Bioreactors, Bacteria And Biomining
The biomining process starts with bioreactors, a fancy name for big closed tanks with a stirring mechanism inside. The tanks contain water and microorganisms like fungi, archaea or bacteria, plus an energy source for the microorganisms. The metal-containing material (usually waste ore but it can also be old computer hard drives and mobile phone components) is added to this mix. As the microorganisms do their work, the metals separate out and are retrieved.
One of the critical components in this process is supplying the right type of energy/food source. As mentioned above, chemolithotrophic microorganisms like Acidithiobacillus ferrooxidans get their energy from inorganic sources (by oxidising iron and sulphur) whilst chemoorganotrophs require organic sources. For the latter, this is usually supplied by adding sugars to the mix.
Fun question – is there a difference between a microorganism and a microbe?
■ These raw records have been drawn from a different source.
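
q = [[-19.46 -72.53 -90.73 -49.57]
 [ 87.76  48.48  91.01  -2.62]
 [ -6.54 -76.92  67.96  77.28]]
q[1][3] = -2.62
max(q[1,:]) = 91.01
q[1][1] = 48.48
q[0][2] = -90.73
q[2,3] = 77.28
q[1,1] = 48.48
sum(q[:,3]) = 25.090000000000003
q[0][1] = -72.53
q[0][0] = -19.46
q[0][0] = -19.46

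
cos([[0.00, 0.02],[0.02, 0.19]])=[[1.00, -0.0], [-0.00, 0.98]]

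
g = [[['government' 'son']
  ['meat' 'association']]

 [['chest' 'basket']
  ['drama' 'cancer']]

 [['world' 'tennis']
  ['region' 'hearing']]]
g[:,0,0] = ['government', 'chest', 'world']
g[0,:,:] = [['government', 'son'], ['meat', 'association']]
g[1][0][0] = 'chest'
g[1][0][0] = 'chest'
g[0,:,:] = [['government', 'son'], ['meat', 'association']]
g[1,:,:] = [['chest', 'basket'], ['drama', 'cancer']]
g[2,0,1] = 'tennis'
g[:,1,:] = [['meat', 'association'], ['drama', 'cancer'], ['region', 'hearing']]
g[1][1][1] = 'cancer'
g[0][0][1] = 'son'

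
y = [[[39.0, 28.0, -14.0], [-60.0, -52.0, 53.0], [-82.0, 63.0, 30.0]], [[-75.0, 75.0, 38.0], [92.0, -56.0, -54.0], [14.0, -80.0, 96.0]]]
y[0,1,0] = -60.0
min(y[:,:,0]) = -82.0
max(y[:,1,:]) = 92.0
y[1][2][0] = 14.0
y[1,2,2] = 96.0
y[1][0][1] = 75.0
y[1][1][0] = 92.0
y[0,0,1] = 28.0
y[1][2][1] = -80.0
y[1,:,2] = [38.0, -54.0, 96.0]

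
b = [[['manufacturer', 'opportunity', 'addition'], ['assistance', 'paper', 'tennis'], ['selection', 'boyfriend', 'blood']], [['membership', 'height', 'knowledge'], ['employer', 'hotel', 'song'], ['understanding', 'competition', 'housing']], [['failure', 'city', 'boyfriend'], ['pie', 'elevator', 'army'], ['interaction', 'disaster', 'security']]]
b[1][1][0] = 'employer'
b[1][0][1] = 'height'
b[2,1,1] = 'elevator'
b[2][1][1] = 'elevator'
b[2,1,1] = 'elevator'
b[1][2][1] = 'competition'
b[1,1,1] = 'hotel'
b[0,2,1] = 'boyfriend'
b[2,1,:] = ['pie', 'elevator', 'army']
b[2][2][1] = 'disaster'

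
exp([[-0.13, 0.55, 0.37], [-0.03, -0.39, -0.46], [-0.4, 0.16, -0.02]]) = [[0.82, 0.43, 0.23], [0.05, 0.66, -0.37], [-0.36, 0.04, 0.89]]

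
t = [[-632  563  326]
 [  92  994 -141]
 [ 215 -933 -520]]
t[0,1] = 563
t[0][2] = 326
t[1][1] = 994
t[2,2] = -520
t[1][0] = 92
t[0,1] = 563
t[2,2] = -520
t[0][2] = 326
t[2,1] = -933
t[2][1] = -933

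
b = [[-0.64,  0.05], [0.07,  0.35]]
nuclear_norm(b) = 1.00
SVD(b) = [[-1.0,0.09], [0.09,1.0]] @ diag([0.6439675226953261, 0.35327868562035347]) @ [[1.00, -0.03], [0.03, 1.0]]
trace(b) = -0.29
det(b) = -0.23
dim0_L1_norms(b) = [0.71, 0.4]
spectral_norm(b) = 0.64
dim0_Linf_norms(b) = [0.64, 0.35]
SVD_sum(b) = [[-0.64, 0.02], [0.06, -0.00]] + [[0.00,0.03], [0.01,0.35]]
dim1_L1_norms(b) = [0.69, 0.42]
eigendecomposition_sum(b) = [[-0.64, 0.03], [0.05, -0.0]] + [[0.00, 0.02],[0.02, 0.35]]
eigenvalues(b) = [-0.64, 0.35]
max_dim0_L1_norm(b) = 0.71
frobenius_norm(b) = 0.73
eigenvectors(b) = [[-1.00, -0.05], [0.07, -1.0]]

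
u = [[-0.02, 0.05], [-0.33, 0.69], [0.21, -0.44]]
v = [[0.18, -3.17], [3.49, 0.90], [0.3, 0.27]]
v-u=[[0.20, -3.22],[3.82, 0.21],[0.09, 0.71]]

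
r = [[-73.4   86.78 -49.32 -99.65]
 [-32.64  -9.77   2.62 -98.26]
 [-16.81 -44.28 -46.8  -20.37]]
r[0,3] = -99.65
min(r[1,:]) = -98.26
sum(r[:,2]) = -93.5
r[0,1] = 86.78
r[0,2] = -49.32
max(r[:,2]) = 2.62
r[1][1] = -9.77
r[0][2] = -49.32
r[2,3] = -20.37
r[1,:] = [-32.64, -9.77, 2.62, -98.26]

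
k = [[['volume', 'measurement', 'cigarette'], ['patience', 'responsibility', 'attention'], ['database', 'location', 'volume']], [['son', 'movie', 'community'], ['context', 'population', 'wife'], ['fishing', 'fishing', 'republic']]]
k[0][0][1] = 'measurement'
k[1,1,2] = 'wife'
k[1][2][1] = 'fishing'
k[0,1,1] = 'responsibility'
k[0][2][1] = 'location'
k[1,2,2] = 'republic'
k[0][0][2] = 'cigarette'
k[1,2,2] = 'republic'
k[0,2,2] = 'volume'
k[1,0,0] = 'son'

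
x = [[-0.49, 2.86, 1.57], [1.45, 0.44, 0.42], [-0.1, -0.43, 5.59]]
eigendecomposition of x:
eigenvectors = [[0.87,  -0.75,  0.33], [-0.49,  -0.65,  0.17], [-0.02,  -0.1,  0.93]]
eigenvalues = [-2.13, 2.19, 5.48]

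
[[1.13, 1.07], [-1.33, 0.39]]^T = [[1.13, -1.33], [1.07, 0.39]]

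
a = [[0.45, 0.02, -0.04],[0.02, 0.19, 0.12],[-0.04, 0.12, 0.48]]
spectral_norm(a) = 0.53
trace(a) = 1.12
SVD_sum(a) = [[0.07, -0.05, -0.17], [-0.05, 0.04, 0.14], [-0.17, 0.14, 0.42]] + [[0.38, 0.09, 0.12], [0.09, 0.02, 0.03], [0.12, 0.03, 0.04]] + [[0.0, -0.01, 0.01], [-0.01, 0.12, -0.05], [0.01, -0.05, 0.02]]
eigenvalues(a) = [0.14, 0.44, 0.53]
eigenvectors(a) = [[0.11, -0.93, -0.35], [-0.93, -0.22, 0.29], [0.34, -0.30, 0.89]]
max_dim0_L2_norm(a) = 0.5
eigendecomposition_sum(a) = [[0.0, -0.01, 0.01], [-0.01, 0.12, -0.05], [0.01, -0.05, 0.02]] + [[0.38,0.09,0.12], [0.09,0.02,0.03], [0.12,0.03,0.04]] + [[0.07, -0.05, -0.17], [-0.05, 0.04, 0.14], [-0.17, 0.14, 0.42]]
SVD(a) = [[-0.35, -0.93, 0.11], [0.29, -0.22, -0.93], [0.89, -0.30, 0.34]] @ diag([0.5348115593822634, 0.44184876870656764, 0.14333967191116853]) @ [[-0.35, 0.29, 0.89],[-0.93, -0.22, -0.3],[0.11, -0.93, 0.34]]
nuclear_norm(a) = 1.12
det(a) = 0.03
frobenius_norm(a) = 0.71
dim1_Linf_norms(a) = [0.45, 0.19, 0.48]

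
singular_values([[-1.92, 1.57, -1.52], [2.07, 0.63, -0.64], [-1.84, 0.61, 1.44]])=[3.5, 2.45, 1.05]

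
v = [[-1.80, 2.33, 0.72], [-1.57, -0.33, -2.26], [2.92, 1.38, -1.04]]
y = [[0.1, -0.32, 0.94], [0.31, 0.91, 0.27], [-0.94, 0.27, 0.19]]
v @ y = [[-0.13, 2.89, -0.93], [1.87, -0.41, -1.99], [1.7, 0.04, 2.92]]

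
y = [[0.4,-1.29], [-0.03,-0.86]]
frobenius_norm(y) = 1.60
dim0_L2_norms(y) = [0.4, 1.55]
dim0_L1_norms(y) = [0.43, 2.15]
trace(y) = -0.46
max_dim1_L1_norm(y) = 1.69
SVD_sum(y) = [[0.28,  -1.32], [0.17,  -0.82]] + [[0.12,0.03], [-0.2,-0.04]]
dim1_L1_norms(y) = [1.69, 0.89]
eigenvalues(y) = [0.43, -0.89]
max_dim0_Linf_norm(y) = 1.29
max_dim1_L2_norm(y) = 1.35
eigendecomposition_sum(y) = [[0.42, -0.42],[-0.01, 0.01]] + [[-0.02, -0.87], [-0.02, -0.87]]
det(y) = -0.38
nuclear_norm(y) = 1.82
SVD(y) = [[0.85, 0.53], [0.53, -0.85]] @ diag([1.5830856850290214, 0.24174307406044437]) @ [[0.20,-0.98], [0.98,0.20]]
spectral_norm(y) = 1.58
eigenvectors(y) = [[1.00, 0.71], [-0.02, 0.71]]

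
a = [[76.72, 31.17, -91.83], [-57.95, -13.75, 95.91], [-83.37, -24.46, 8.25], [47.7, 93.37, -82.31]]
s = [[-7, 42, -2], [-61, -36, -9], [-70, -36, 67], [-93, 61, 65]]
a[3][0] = 47.7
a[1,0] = -57.95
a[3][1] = 93.37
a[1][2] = 95.91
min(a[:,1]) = -24.46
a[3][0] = 47.7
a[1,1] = -13.75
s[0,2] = -2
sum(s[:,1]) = 31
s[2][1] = -36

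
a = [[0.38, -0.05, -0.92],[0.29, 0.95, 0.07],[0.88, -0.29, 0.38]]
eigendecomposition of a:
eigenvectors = [[(0.02+0.69j), 0.02-0.69j, (-0.19+0j)], [0.13-0.14j, (0.13+0.14j), (-0.96+0j)], [(0.7+0j), (0.7-0j), (0.18+0j)]]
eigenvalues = [(0.36+0.93j), (0.36-0.93j), (0.99+0j)]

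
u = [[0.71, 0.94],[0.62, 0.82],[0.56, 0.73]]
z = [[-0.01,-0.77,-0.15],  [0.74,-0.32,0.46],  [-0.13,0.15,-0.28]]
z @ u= [[-0.57, -0.75], [0.58, 0.77], [-0.16, -0.20]]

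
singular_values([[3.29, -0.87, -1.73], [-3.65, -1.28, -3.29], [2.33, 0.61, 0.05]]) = [5.72, 3.62, 0.56]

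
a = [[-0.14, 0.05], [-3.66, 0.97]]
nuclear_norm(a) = 3.80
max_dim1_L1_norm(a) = 4.63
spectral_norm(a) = 3.79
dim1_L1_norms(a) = [0.19, 4.63]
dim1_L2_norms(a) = [0.15, 3.79]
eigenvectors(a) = [[-0.24, -0.05],[-0.97, -1.0]]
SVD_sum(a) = [[-0.14,0.04], [-3.66,0.97]] + [[0.0, 0.01], [-0.0, -0.00]]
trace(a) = 0.83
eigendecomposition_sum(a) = [[0.08, -0.0], [0.32, -0.02]] + [[-0.22, 0.05], [-3.98, 0.99]]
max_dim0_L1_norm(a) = 3.8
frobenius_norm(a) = 3.79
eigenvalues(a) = [0.06, 0.77]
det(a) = 0.05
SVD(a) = [[-0.04, -1.00], [-1.00, 0.04]] @ diag([3.7892538633793493, 0.012456278122761049]) @ [[0.97, -0.26], [-0.26, -0.97]]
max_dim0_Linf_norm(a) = 3.66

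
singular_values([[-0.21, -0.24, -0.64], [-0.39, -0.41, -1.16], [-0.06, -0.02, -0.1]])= [1.48, 0.03, 0.01]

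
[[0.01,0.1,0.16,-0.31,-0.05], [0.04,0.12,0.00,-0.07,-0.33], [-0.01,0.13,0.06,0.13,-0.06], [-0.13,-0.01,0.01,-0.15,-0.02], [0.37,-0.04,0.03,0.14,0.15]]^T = [[0.01, 0.04, -0.01, -0.13, 0.37], [0.1, 0.12, 0.13, -0.01, -0.04], [0.16, 0.0, 0.06, 0.01, 0.03], [-0.31, -0.07, 0.13, -0.15, 0.14], [-0.05, -0.33, -0.06, -0.02, 0.15]]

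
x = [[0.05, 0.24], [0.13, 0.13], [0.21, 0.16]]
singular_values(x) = [0.38, 0.13]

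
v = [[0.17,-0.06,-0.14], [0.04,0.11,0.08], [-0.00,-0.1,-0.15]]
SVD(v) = [[-0.72, -0.66, -0.21],[0.36, -0.62, 0.70],[-0.59, 0.43, 0.69]] @ diag([0.2822227651242268, 0.15571685860637682, 0.028329680397018248]) @ [[-0.38, 0.5, 0.77], [-0.88, -0.46, -0.14], [-0.29, 0.73, -0.62]]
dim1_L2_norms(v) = [0.23, 0.14, 0.18]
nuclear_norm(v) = 0.47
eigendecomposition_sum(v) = [[0.17, -0.03, -0.08], [0.08, -0.02, -0.04], [-0.03, 0.01, 0.01]] + [[0.0, -0.00, -0.00], [-0.04, 0.10, 0.06], [0.02, -0.04, -0.03]] + [[0.00, -0.02, -0.06], [-0.0, 0.03, 0.06], [0.01, -0.06, -0.14]]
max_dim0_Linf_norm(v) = 0.17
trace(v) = 0.13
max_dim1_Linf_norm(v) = 0.17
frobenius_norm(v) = 0.32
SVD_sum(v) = [[0.08, -0.10, -0.16], [-0.04, 0.05, 0.08], [0.06, -0.08, -0.13]] + [[0.09, 0.05, 0.01], [0.08, 0.04, 0.01], [-0.06, -0.03, -0.01]] + [[0.0, -0.00, 0.0], [-0.01, 0.01, -0.01], [-0.01, 0.01, -0.01]]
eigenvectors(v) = [[-0.88,0.03,0.35], [-0.45,-0.91,-0.38], [0.14,0.41,0.85]]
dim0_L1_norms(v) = [0.21, 0.27, 0.37]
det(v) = -0.00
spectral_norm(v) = 0.28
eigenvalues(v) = [0.16, 0.07, -0.11]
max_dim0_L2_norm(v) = 0.22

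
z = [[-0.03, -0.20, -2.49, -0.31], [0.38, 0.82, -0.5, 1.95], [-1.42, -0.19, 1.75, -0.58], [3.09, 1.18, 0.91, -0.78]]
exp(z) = [[6.18, 0.44, -11.02, 1.09], [7.38, 4.20, -8.05, 3.48], [-8.99, -1.55, 15.23, -2.31], [5.47, 1.65, -6.67, 1.76]]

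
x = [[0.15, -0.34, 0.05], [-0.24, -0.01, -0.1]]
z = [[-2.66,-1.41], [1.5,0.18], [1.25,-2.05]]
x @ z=[[-0.85, -0.38], [0.5, 0.54]]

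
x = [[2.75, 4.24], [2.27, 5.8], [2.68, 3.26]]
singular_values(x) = [8.99, 1.18]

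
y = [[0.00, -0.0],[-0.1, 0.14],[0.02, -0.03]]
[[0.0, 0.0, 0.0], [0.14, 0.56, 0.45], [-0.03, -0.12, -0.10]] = y @ [[-1.57, -0.15, -0.1],  [-0.12, 3.88, 3.16]]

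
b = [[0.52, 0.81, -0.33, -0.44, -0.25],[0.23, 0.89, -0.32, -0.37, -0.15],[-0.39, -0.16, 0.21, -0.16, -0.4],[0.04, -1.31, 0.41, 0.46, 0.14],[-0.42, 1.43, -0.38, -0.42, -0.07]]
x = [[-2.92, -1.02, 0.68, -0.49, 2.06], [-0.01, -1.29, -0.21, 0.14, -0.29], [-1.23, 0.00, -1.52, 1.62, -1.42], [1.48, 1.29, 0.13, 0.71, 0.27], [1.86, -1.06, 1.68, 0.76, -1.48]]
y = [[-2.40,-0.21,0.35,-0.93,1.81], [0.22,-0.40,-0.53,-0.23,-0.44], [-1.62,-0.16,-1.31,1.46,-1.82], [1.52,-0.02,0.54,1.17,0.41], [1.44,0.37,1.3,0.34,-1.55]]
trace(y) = -4.49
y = b + x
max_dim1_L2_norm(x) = 3.81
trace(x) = -6.50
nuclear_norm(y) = 10.45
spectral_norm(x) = 4.59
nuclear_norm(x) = 12.20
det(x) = 30.73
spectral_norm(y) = 4.06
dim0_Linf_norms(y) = [2.4, 0.4, 1.31, 1.46, 1.82]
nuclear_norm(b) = 3.91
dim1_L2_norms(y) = [3.17, 0.86, 3.13, 2.03, 2.53]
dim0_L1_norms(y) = [7.2, 1.16, 4.03, 4.13, 6.03]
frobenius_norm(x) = 6.28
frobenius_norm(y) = 5.58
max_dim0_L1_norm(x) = 7.5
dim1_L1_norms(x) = [7.17, 1.94, 5.79, 3.88, 6.84]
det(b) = 0.00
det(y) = 8.91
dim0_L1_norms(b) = [1.6, 4.6, 1.65, 1.85, 1.01]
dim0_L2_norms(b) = [0.81, 2.29, 0.75, 0.86, 0.52]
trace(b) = 2.01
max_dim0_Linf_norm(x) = 2.92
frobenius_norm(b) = 2.73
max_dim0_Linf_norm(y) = 2.4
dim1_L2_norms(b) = [1.14, 1.05, 0.64, 1.45, 1.6]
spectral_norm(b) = 2.55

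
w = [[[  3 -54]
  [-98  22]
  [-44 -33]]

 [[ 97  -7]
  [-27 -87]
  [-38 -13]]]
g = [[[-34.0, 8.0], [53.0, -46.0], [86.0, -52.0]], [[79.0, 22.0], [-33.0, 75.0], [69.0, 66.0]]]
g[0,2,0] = 86.0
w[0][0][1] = -54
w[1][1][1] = -87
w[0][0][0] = 3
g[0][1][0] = 53.0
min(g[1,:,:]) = -33.0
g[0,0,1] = 8.0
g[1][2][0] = 69.0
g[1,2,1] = 66.0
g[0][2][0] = 86.0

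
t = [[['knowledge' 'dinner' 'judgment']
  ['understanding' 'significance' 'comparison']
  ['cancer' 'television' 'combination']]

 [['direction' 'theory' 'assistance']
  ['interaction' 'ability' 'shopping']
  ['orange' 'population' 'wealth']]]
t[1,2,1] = 'population'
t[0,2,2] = 'combination'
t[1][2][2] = 'wealth'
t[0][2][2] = 'combination'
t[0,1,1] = 'significance'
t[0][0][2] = 'judgment'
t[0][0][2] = 'judgment'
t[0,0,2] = 'judgment'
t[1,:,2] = ['assistance', 'shopping', 'wealth']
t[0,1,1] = 'significance'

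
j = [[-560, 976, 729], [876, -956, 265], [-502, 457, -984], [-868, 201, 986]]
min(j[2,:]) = -984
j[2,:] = [-502, 457, -984]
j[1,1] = -956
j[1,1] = -956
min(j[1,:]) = -956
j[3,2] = 986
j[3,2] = 986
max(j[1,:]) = 876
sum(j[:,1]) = 678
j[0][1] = 976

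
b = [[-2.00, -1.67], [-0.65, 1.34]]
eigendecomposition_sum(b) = [[-2.12, -0.97], [-0.38, -0.17]] + [[0.12, -0.70], [-0.27, 1.51]]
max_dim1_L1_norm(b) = 3.67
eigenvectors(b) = [[-0.98, 0.42], [-0.18, -0.91]]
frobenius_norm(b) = 3.00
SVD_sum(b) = [[-1.8, -1.86], [0.36, 0.37]] + [[-0.2, 0.19], [-1.01, 0.97]]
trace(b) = -0.66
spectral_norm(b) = 2.64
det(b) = -3.77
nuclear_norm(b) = 4.07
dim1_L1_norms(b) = [3.67, 1.99]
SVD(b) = [[-0.98, 0.19], [0.19, 0.98]] @ diag([2.640800696429124, 1.42589329255013]) @ [[0.7, 0.72], [-0.72, 0.7]]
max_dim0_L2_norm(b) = 2.14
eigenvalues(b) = [-2.3, 1.64]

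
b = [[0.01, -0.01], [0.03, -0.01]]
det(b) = 0.00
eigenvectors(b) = [[(0.29+0.41j), (0.29-0.41j)],[0.87+0.00j, 0.87-0.00j]]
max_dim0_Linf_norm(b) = 0.03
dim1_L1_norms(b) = [0.02, 0.04]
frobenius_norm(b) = 0.03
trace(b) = 0.00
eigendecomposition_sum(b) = [[0.01+0.01j, -0.01-0.00j], [0.02-0.00j, (-0.01+0.01j)]] + [[0.01-0.01j, -0.01-0.00j], [0.02+0.00j, (-0.01-0.01j)]]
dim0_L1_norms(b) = [0.04, 0.02]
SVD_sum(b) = [[0.01, -0.00], [0.03, -0.01]] + [[-0.00, -0.00], [0.0, 0.00]]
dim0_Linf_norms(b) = [0.03, 0.01]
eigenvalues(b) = [0.01j, -0.01j]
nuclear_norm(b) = 0.04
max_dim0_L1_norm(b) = 0.04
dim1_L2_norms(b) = [0.01, 0.03]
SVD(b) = [[-0.38, -0.92], [-0.92, 0.38]] @ diag([0.03414213562373095, 0.005857864376269048]) @ [[-0.92, 0.38],[0.38, 0.92]]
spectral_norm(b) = 0.03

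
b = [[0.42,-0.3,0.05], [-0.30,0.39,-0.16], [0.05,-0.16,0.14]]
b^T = [[0.42, -0.30, 0.05], [-0.30, 0.39, -0.16], [0.05, -0.16, 0.14]]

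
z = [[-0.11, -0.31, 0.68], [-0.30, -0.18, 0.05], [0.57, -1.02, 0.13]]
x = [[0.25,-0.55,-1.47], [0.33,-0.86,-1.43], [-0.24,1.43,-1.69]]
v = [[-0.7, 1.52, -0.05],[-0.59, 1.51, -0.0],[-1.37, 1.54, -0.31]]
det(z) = 0.25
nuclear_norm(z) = 2.22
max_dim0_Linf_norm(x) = 1.69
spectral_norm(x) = 2.67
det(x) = -0.01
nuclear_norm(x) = 4.48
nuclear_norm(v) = 3.63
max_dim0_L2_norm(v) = 2.64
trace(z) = -0.16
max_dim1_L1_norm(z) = 1.72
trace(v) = 0.50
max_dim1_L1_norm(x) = 3.36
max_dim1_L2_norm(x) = 2.23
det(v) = -0.01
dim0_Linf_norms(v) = [1.37, 1.54, 0.31]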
You've probably noticed most people use the two terms interchangeably and to a degree, that's correct. They both refer to microscopic organisms and according to some authorities (like dictionaries), microorganism is simply the plural of microbe. Technically though 'microbe' covers the entire spectrum of these microscopic organisms whilst 'microorganism' is reserved for those that are living. This includes bacteria, fungi, archaea, and protists. The 2 other identified types of microbes – viruses and prions, are non-living and therefore not classed as microorganisms. Thus, in relation to biomining, we're referring specifically to microorganisms.